В опубликованной части воспоминаний Евгения Михайлова, племянника Сомова, есть характерное упоминание о сложностях, которые неизбежно испытывал художник, сталкиваясь с необходимостью перспективных построений. И сам он жаловался на некий «в глазах природный дефект… не чувствую пропорций». Несмотря на то что провел рекордное количество лет в Академии художеств, и даже в 30-е годы, будучи мэтром, не считал для себя зазорным брать уроки перспективы. Не помогало: натурная оптика и вправду не всегда давалась глазу: глубина выезжала на плоскость, иллюзорное изображение прорывалось лакунами.
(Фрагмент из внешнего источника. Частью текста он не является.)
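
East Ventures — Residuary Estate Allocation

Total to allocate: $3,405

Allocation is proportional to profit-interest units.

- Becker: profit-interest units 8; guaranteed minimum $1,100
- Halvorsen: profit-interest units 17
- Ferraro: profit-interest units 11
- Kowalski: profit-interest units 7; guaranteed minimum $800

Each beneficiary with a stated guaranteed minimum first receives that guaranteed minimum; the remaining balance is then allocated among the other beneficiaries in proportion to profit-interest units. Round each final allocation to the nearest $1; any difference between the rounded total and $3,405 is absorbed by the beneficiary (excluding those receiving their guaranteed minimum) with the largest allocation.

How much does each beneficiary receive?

Becker: $1,100 | Halvorsen: $914 | Ferraro: $591 | Kowalski: $800

Minimums first: Becker $1,100; Kowalski $800. Balance $1,505.
Balance split over remaining profit-interest units 28: Halvorsen 913.75 → $914; Ferraro 591.25 → $591.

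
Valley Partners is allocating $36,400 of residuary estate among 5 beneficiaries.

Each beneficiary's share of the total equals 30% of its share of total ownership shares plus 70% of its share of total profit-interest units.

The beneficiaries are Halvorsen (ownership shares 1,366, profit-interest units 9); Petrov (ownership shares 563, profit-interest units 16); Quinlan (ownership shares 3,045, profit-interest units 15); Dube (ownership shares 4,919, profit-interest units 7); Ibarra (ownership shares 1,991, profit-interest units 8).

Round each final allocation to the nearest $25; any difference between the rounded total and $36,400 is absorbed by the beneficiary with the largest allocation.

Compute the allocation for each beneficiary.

Halvorsen: $5,425 · Petrov: $7,925 · Quinlan: $9,750 · Dube: $7,775 · Ibarra: $5,525

Totals — ownership shares 11,884, profit-interest units 55.
Blended shares (30% ownership shares + 70% profit-interest units): Halvorsen 0.1490; Petrov 0.2178; Quinlan 0.2678; Dube 0.2133; Ibarra 0.1521.
Raw shares: Halvorsen 5,424.65; Petrov 7,929.69; Quinlan 9,747.09; Dube 7,762.89; Ibarra 5,535.68.
At nearest $25: Halvorsen $5,425; Petrov $7,925; Quinlan $9,750; Dube $7,775; Ibarra $5,525. Sum = $36,400.
Rounded total matches; no reconciliation needed.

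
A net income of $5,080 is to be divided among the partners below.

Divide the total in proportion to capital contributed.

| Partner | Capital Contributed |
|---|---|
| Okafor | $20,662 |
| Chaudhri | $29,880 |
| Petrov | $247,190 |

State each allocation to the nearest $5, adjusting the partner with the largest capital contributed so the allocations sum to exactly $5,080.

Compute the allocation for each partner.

Okafor: $355; Chaudhri: $510; Petrov: $4,215

Combined capital contributed = 20,662 + 29,880 + 247,190 = 297,732.
Unrounded shares: Okafor 352.54; Chaudhri 509.82; Petrov 4,217.64.
Rounded to nearest $5: Okafor $355; Chaudhri $510; Petrov $4,220. Sum = $5,085.
Difference $5,080 − $5,085 = −$5 applied to largest capital contributed (Petrov): Petrov becomes $4,215.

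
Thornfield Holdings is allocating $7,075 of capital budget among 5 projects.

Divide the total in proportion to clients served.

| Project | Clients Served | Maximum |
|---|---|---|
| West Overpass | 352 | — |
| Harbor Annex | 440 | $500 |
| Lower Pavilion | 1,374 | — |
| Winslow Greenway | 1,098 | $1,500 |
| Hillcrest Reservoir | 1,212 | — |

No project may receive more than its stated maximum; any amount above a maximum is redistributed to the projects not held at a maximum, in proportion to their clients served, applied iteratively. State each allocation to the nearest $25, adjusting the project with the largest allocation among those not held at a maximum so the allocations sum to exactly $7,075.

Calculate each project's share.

West Overpass: $600 · Harbor Annex: $500 · Lower Pavilion: $2,375 · Winslow Greenway: $1,500 · Hillcrest Reservoir: $2,100

Clients served total: 4,476.
Pro-rata shares before constraints: West Overpass 556.39; Harbor Annex 695.49; Lower Pavilion 2,171.82; Winslow Greenway 1,735.56; Hillcrest Reservoir 1,915.75.
Capped: Harbor Annex ($500), Winslow Greenway ($1,500); remaining pool $5,075 reallocated over remaining clients served 2,938.
Shares after redistribution: West Overpass 608.03 → $600; Lower Pavilion 2,373.40 → $2,375; Hillcrest Reservoir 2,093.57 → $2,100.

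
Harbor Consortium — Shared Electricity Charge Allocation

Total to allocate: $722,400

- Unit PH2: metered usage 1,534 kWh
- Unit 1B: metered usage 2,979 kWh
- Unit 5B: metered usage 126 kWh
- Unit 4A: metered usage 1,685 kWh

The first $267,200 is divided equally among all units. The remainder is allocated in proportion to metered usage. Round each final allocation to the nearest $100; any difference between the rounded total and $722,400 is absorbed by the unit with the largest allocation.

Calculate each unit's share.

First tranche $267,200 split equally: $66,800 each.
Remainder $455,200 by metered usage (total 6,324): Unit PH2 110,416.95 → $110,400; Unit 1B 214,427.70 → $214,400; Unit 5B 9,069.45 → $9,100; Unit 4A 121,285.90 → $121,300.
Totals: Unit PH2 $66,800 + $110,400 = $177,200; Unit 1B $66,800 + $214,400 = $281,200; Unit 5B $66,800 + $9,100 = $75,900; Unit 4A $66,800 + $121,300 = $188,100.

Unit PH2: $177,200 · Unit 1B: $281,200 · Unit 5B: $75,900 · Unit 4A: $188,100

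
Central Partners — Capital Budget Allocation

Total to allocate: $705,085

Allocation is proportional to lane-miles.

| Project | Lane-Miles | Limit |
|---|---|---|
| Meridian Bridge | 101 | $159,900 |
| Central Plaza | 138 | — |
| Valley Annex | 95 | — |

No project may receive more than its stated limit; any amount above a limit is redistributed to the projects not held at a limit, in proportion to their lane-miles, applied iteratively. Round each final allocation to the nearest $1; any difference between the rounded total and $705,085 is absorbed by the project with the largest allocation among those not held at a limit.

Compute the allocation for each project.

Total lane-miles = 334.
Pro-rata shares before constraints: Meridian Bridge 213,214.33; Central Plaza 291,322.54; Valley Annex 200,548.13.
Held at cap: Meridian Bridge ($159,900); remaining pool $545,185 reallocated over remaining lane-miles 233.
Redistributed shares: Central Plaza 322,899.27 → $322,899; Valley Annex 222,285.73 → $222,286.

Meridian Bridge: $159,900 · Central Plaza: $322,899 · Valley Annex: $222,286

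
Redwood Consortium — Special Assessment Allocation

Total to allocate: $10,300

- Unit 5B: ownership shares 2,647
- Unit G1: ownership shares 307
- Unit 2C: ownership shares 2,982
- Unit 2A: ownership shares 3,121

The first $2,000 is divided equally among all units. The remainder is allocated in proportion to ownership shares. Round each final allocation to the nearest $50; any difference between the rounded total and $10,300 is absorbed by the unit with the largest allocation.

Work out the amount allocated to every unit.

Unit 5B: $2,950; Unit G1: $800; Unit 2C: $3,250; Unit 2A: $3,300

First tranche $2,000 split equally: $500 each.
Remainder $8,300 by ownership shares (total 9,057): Unit 5B 2,425.76 → $2,450; Unit G1 281.34 → $300; Unit 2C 2,732.76 → $2,750; Unit 2A 2,860.14 → $2,850.
Rounding difference −$50 on remainder applied to Unit 2A.
Totals: Unit 5B $500 + $2,450 = $2,950; Unit G1 $500 + $300 = $800; Unit 2C $500 + $2,750 = $3,250; Unit 2A $500 + $2,800 = $3,300.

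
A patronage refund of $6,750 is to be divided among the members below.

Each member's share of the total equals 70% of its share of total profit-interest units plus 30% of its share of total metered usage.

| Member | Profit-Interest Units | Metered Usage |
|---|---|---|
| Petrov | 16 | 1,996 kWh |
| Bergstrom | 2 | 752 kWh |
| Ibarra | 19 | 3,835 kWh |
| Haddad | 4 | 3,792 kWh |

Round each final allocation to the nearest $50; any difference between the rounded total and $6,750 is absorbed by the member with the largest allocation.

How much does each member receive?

Petrov: $2,250 · Bergstrom: $400 · Ibarra: $2,900 · Haddad: $1,200

Totals — profit-interest units 41, metered usage 10,375.
Blended shares (70% profit-interest units + 30% metered usage): Petrov 0.3309; Bergstrom 0.0559; Ibarra 0.4353; Haddad 0.1779.
Unrounded shares: Petrov 2,233.48; Bergstrom 377.26; Ibarra 2,938.15; Haddad 1,201.10.
At nearest $50: Petrov $2,250; Bergstrom $400; Ibarra $2,950; Haddad $1,200. Sum = $6,800.
Difference $6,750 − $6,800 = −$50 applied to largest allocation (Ibarra): Ibarra becomes $2,900.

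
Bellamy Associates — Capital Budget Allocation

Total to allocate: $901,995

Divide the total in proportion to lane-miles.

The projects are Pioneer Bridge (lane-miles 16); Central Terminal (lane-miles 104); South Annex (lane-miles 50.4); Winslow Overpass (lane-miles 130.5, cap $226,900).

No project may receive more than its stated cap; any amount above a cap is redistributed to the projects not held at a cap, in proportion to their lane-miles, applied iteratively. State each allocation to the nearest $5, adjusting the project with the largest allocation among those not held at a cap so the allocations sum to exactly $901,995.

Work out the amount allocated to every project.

Lane-miles total: 300.9.
Pro-rata shares before constraints: Pioneer Bridge 47,962.51; Central Terminal 311,756.33; South Annex 151,081.91; Winslow Overpass 391,194.24.
Held at cap: Winslow Overpass ($226,900); balance $675,095 reallocated over remaining lane-miles 170.4.
Shares after redistribution: Pioneer Bridge 63,389.20 → $63,390; Central Terminal 412,029.81 → $412,030; South Annex 199,675.99 → $199,675.

Pioneer Bridge: $63,390 | Central Terminal: $412,030 | South Annex: $199,675 | Winslow Overpass: $226,900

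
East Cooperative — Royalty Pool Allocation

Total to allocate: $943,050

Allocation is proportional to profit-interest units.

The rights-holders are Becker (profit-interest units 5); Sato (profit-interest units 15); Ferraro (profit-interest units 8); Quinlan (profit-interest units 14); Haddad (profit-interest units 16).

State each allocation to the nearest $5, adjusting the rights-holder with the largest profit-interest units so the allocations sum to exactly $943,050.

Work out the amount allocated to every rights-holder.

Sum of profit-interest units: 5 + 15 + 8 + 14 + 16 = 58.
Proportional shares: Becker 81,297.41; Sato 243,892.24; Ferraro 130,075.86; Quinlan 227,632.76; Haddad 260,151.72.
Rounded to nearest $5: Becker $81,295; Sato $243,890; Ferraro $130,075; Quinlan $227,635; Haddad $260,150. Sum = $943,045.
Difference $943,050 − $943,045 = +$5 applied to largest profit-interest units (Haddad): Haddad becomes $260,155.

Becker: $81,295 · Sato: $243,890 · Ferraro: $130,075 · Quinlan: $227,635 · Haddad: $260,155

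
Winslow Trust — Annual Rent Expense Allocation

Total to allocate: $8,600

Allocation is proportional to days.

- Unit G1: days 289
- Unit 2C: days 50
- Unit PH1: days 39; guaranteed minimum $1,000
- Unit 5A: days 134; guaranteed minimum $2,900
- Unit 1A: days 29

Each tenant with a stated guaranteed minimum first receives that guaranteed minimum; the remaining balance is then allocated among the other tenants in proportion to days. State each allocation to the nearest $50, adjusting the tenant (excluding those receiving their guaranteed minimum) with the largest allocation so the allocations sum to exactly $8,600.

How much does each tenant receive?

Guaranteed amounts: Unit PH1 $1,000; Unit 5A $2,900. Balance $4,700.
Balance split over remaining days 368: Unit G1 3,691.03 → $3,700; Unit 2C 638.59 → $650; Unit 1A 370.38 → $350.

Unit G1: $3,700 | Unit 2C: $650 | Unit PH1: $1,000 | Unit 5A: $2,900 | Unit 1A: $350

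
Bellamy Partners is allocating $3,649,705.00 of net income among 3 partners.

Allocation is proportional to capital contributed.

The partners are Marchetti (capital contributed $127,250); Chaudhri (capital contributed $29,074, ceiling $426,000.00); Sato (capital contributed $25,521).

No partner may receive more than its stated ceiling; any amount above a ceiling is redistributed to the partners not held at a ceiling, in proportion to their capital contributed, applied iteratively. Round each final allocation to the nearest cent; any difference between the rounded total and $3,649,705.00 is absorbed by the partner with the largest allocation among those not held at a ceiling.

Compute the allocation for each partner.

Capital contributed total: 181,845.
Pro-rata shares before constraints: Marchetti 2,553,960.5777; Chaudhri 583,527.3072; Sato 512,217.1152.
Held at cap: Chaudhri ($426,000.00); residual $3,223,705.00 reallocated over remaining capital contributed 152,771.
Redistributed shares: Marchetti 2,685,172.3249 → $2,685,172.32; Sato 538,532.6751 → $538,532.68.

Marchetti: $2,685,172.32 | Chaudhri: $426,000.00 | Sato: $538,532.68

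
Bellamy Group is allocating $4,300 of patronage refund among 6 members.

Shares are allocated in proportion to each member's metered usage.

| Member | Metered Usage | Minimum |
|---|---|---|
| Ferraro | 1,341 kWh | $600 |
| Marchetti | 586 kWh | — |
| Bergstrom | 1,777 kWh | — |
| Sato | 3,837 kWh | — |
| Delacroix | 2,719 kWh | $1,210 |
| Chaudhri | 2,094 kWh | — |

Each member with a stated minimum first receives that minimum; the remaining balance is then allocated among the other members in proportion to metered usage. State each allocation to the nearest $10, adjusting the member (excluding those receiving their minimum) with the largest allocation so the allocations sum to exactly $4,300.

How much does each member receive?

Fund the minimums — Ferraro $600; Delacroix $1,210. Balance $2,490.
Balance split over remaining metered usage 8,294: Marchetti 175.93 → $180; Bergstrom 533.49 → $530; Sato 1,151.93 → $1,150; Chaudhri 628.65 → $630.

Ferraro: $600; Marchetti: $180; Bergstrom: $530; Sato: $1,150; Delacroix: $1,210; Chaudhri: $630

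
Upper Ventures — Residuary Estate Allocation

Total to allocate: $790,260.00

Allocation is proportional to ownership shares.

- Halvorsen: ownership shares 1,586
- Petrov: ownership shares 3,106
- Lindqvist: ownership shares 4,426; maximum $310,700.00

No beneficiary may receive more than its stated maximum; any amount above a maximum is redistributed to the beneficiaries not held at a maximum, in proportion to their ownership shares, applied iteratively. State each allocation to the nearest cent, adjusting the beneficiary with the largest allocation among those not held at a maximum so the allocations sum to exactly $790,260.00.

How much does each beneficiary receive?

Halvorsen: $162,101.91 · Petrov: $317,458.09 · Lindqvist: $310,700.00

Ownership shares total: 9,118.
Unconstrained shares: Halvorsen 137,459.1314; Petrov 269,198.0215; Lindqvist 383,602.8471.
Capped: Lindqvist ($310,700.00); remaining pool $479,560.00 reallocated over remaining ownership shares 4,692.
Remaining shares: Halvorsen 162,101.9096 → $162,101.91; Petrov 317,458.0904 → $317,458.09.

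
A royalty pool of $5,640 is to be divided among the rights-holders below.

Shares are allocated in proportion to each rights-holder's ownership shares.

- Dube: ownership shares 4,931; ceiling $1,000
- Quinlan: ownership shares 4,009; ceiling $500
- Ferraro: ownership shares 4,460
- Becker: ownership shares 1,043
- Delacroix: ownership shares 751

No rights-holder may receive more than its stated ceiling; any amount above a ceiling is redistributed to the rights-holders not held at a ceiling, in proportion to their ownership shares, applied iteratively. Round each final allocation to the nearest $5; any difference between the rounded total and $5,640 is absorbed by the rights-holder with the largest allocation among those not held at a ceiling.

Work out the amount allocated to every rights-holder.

Dube: $1,000 | Quinlan: $500 | Ferraro: $2,955 | Becker: $690 | Delacroix: $495

Ownership shares total: 15,194.
Proportional shares (ignoring caps): Dube 1,830.38; Quinlan 1,488.14; Ferraro 1,655.55; Becker 387.16; Delacroix 278.77.
Cap binds for Dube ($1,000), Quinlan ($500); residual $4,140 reallocated over remaining ownership shares 6,254.
Shares after redistribution: Ferraro 2,952.41 → $2,950; Becker 690.44 → $690; Delacroix 497.14 → $495.
Rounding difference +$5 applied to Ferraro → $2,955.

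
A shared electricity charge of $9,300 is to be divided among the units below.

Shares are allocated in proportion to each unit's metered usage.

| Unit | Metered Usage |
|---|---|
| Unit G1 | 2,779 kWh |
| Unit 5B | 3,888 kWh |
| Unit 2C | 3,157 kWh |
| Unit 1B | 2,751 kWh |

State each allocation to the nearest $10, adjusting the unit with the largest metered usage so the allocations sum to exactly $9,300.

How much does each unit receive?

Combined metered usage = 2,779 + 3,888 + 3,157 + 2,751 = 12,575.
Raw shares: Unit G1 2,055.24; Unit 5B 2,875.42; Unit 2C 2,334.80; Unit 1B 2,034.54.
At nearest $10: Unit G1 $2,060; Unit 5B $2,880; Unit 2C $2,330; Unit 1B $2,030. Sum = $9,300.
Rounded total matches; no reconciliation needed.

Unit G1: $2,060; Unit 5B: $2,880; Unit 2C: $2,330; Unit 1B: $2,030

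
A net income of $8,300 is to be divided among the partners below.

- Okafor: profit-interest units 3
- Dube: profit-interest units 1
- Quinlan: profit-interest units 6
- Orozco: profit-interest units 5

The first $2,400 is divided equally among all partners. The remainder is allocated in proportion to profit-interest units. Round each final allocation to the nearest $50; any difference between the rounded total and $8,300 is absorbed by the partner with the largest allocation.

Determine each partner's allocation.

First tranche $2,400 split equally: $600 each.
Remainder $5,900 by profit-interest units (total 15): Okafor 1,180.00 → $1,200; Dube 393.33 → $400; Quinlan 2,360.00 → $2,350; Orozco 1,966.67 → $1,950.
Totals: Okafor $600 + $1,200 = $1,800; Dube $600 + $400 = $1,000; Quinlan $600 + $2,350 = $2,950; Orozco $600 + $1,950 = $2,550.

Okafor: $1,800 | Dube: $1,000 | Quinlan: $2,950 | Orozco: $2,550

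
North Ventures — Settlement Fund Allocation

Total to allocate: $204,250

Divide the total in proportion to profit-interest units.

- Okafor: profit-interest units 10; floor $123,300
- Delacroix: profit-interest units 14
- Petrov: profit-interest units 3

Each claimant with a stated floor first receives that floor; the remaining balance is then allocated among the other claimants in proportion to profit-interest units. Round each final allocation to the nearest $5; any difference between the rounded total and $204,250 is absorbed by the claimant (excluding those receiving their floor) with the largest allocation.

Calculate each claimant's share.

Fund the minimums — Okafor $123,300. Residual $80,950.
Residual split over remaining profit-interest units 17: Delacroix 66,664.71 → $66,665; Petrov 14,285.29 → $14,285.

Okafor: $123,300; Delacroix: $66,665; Petrov: $14,285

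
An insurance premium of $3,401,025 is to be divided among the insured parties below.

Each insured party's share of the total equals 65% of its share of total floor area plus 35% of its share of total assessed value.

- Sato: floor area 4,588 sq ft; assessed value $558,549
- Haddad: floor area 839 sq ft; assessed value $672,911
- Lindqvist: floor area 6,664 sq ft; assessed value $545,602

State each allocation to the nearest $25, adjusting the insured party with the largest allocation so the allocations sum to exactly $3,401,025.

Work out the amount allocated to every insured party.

Floor area total 12,091; assessed value total 1,777,062.
Combined weights (65% floor area + 35% assessed value): Sato 0.3567; Haddad 0.1776; Lindqvist 0.4657.
Proportional shares: Sato 1,212,992.21; Haddad 604,146.21; Lindqvist 1,583,886.58.
At nearest $25: Sato $1,213,000; Haddad $604,150; Lindqvist $1,583,875. Sum = $3,401,025.
No rounding difference to absorb.

Sato: $1,213,000 · Haddad: $604,150 · Lindqvist: $1,583,875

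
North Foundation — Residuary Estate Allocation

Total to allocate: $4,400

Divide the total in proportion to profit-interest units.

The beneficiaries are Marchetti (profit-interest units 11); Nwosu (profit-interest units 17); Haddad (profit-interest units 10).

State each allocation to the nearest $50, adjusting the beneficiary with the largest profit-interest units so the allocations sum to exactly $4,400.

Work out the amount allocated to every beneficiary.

Profit-interest units total: 38.
Proportional shares: Marchetti 11/38 × $4,400 = 1,273.68; Nwosu 17/38 × $4,400 = 1,968.42; Haddad 10/38 × $4,400 = 1,157.89.
Rounded to nearest $50: Marchetti $1,250; Nwosu $1,950; Haddad $1,150. Sum = $4,350.
Difference $4,400 − $4,350 = +$50 applied to largest profit-interest units (Nwosu): Nwosu becomes $2,000.

Marchetti: $1,250 | Nwosu: $2,000 | Haddad: $1,150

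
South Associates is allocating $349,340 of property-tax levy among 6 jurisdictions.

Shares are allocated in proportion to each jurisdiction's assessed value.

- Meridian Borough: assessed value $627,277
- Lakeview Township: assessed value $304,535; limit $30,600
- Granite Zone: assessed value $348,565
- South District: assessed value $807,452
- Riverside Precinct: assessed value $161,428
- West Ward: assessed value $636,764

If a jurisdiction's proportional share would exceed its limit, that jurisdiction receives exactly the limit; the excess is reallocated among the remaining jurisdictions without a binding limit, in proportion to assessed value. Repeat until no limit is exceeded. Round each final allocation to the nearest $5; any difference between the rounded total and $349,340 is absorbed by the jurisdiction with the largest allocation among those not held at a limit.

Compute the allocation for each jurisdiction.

Sum of assessed value: 2,886,021.
Proportional shares (ignoring caps): Meridian Borough 75,929.09; Lakeview Township 36,862.61; Granite Zone 42,192.24; South District 97,738.47; Riverside Precinct 19,540.14; West Ward 77,077.45.
Held at cap: Lakeview Township ($30,600); balance $318,740 reallocated over remaining assessed value 2,581,486.
Remaining shares: Meridian Borough 77,450.84 → $77,450; Granite Zone 43,037.85 → $43,040; South District 99,697.33 → $99,695; Riverside Precinct 19,931.76 → $19,930; West Ward 78,622.22 → $78,620.
Rounding difference +$5 applied to South District → $99,700.

Meridian Borough: $77,450; Lakeview Township: $30,600; Granite Zone: $43,040; South District: $99,700; Riverside Precinct: $19,930; West Ward: $78,620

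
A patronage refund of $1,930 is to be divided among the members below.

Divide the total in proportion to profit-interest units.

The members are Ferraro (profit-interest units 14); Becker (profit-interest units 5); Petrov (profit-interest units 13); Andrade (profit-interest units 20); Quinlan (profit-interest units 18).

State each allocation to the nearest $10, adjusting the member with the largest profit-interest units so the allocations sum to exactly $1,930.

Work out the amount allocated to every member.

Ferraro: $390; Becker: $140; Petrov: $360; Andrade: $540; Quinlan: $500

Total profit-interest units = 70.
Pro-rata amounts: Ferraro 14/70 × $1,930 = 386.00; Becker 5/70 × $1,930 = 137.86; Petrov 13/70 × $1,930 = 358.43; Andrade 20/70 × $1,930 = 551.43; Quinlan 18/70 × $1,930 = 496.29.
Rounded to nearest $10: Ferraro $390; Becker $140; Petrov $360; Andrade $550; Quinlan $500. Sum = $1,940.
Difference $1,930 − $1,940 = −$10 applied to largest profit-interest units (Andrade): Andrade becomes $540.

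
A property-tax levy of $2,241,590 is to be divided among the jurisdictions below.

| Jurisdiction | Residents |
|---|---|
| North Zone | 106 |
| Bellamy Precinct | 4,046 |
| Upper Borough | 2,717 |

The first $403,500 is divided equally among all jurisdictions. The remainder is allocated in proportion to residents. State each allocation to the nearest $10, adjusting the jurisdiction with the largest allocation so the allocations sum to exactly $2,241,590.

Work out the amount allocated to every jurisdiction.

$403,500 shared equally gives $134,500 per jurisdiction.
Remainder $1,838,090 by residents (total 6,869): North Zone 28,364.76 → $28,360; Bellamy Precinct 1,082,677.56 → $1,082,680; Upper Borough 727,047.68 → $727,050.
Totals: North Zone $134,500 + $28,360 = $162,860; Bellamy Precinct $134,500 + $1,082,680 = $1,217,180; Upper Borough $134,500 + $727,050 = $861,550.

North Zone: $162,860; Bellamy Precinct: $1,217,180; Upper Borough: $861,550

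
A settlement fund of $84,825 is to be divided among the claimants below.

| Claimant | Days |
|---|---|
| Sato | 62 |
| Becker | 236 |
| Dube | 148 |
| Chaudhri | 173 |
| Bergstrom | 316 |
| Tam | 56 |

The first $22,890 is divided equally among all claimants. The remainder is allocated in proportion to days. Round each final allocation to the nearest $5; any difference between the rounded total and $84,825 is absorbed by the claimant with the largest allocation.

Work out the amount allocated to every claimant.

Equal tier: $22,890 ÷ 6 = $3,815 apiece.
Remainder $61,935 by days (total 991): Sato 3,874.84 → $3,875; Becker 14,749.40 → $14,750; Dube 9,249.63 → $9,250; Chaudhri 10,812.06 → $10,810; Bergstrom 19,749.20 → $19,750; Tam 3,499.86 → $3,500.
Totals: Sato $3,815 + $3,875 = $7,690; Becker $3,815 + $14,750 = $18,565; Dube $3,815 + $9,250 = $13,065; Chaudhri $3,815 + $10,810 = $14,625; Bergstrom $3,815 + $19,750 = $23,565; Tam $3,815 + $3,500 = $7,315.

Sato: $7,690 | Becker: $18,565 | Dube: $13,065 | Chaudhri: $14,625 | Bergstrom: $23,565 | Tam: $7,315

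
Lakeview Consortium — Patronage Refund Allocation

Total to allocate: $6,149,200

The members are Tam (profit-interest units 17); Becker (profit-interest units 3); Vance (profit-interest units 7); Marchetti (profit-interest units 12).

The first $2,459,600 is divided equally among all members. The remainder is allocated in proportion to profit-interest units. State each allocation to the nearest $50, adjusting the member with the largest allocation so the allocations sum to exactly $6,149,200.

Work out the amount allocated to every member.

Tam: $2,223,200 | Becker: $898,700 | Vance: $1,277,150 | Marchetti: $1,750,150

Equal tier: $2,459,600 ÷ 4 = $614,900 apiece.
Remainder $3,689,600 by profit-interest units (total 39): Tam 1,608,287.18 → $1,608,300; Becker 283,815.38 → $283,800; Vance 662,235.90 → $662,250; Marchetti 1,135,261.54 → $1,135,250.
Totals: Tam $614,900 + $1,608,300 = $2,223,200; Becker $614,900 + $283,800 = $898,700; Vance $614,900 + $662,250 = $1,277,150; Marchetti $614,900 + $1,135,250 = $1,750,150.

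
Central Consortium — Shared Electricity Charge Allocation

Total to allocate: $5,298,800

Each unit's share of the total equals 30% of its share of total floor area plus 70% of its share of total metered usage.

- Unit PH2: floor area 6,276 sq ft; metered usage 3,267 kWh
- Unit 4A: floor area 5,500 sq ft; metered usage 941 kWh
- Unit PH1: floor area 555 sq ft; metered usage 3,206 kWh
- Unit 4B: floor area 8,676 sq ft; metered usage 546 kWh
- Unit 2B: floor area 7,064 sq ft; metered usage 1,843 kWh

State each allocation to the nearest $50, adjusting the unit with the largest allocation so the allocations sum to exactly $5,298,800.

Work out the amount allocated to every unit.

Unit PH2: $1,591,550; Unit 4A: $667,500; Unit PH1: $1,244,500; Unit 4B: $697,900; Unit 2B: $1,097,350

Floor area total 28,071; metered usage total 9,803.
Composite weights (30% floor area + 70% metered usage): Unit PH2 0.3004; Unit 4A 0.1260; Unit PH1 0.2349; Unit 4B 0.1317; Unit 2B 0.2071.
Proportional shares: Unit PH2 1,591,539.67; Unit 4A 667,507.00; Unit PH1 1,244,483.10; Unit 4B 697,905.43; Unit 2B 1,097,364.80.
Rounded to nearest $50: Unit PH2 $1,591,550; Unit 4A $667,500; Unit PH1 $1,244,500; Unit 4B $697,900; Unit 2B $1,097,350. Sum = $5,298,800.
No rounding difference to absorb.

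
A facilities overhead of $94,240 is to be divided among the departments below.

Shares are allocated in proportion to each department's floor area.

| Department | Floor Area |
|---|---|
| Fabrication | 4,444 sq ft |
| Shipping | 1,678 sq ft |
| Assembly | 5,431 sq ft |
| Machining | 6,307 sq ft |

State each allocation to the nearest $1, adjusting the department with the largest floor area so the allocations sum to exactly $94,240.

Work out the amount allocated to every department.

Sum of floor area: 4,444 + 1,678 + 5,431 + 6,307 = 17,860.
Proportional shares: Fabrication 23,449.19; Shipping 8,854.13; Assembly 28,657.19; Machining 33,279.49.
After rounding ($1): Fabrication $23,449; Shipping $8,854; Assembly $28,657; Machining $33,279. Sum = $94,239.
Difference $94,240 − $94,239 = +$1 applied to largest floor area (Machining): Machining becomes $33,280.

Fabrication: $23,449 | Shipping: $8,854 | Assembly: $28,657 | Machining: $33,280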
Подобного рода «ошибки» — не из числа тех странностей, которые случались с Сомовым периодически: вроде необъяснимых провалов в рисунке и в анатомии у блестящего рисовальщика («ватная» рука в «Автопортрете» 1898 года) или органического неумения изображать животных (об этом тоже пишет Михайлов, да и сам художник, описывая свой рисунок с лошадьми, объясняет: «тела их закрыты ветвями из предосторожности, за неумением их нарисовать»). Здесь было какое-то последовательное соединение разных оптических принципов — как если бы дальнозоркий человек вдруг проявил близорукость, а страдающий клаустрофобией внезапно обнаружил боязнь пространства: одновременное стремление сосредоточиться на мелочах и пренебречь ими в пользу общей картины, быть точным (портретно точным) в передаче видимого и свободным в условностях его интерпретации. Позднее эта «необходимость» «станет добродетелью» и претворится в особого рода метод и систему языка; в ранних же портретах, и особенно в пейзажах, можно увидеть первоначальную симптоматику данного самочувствия.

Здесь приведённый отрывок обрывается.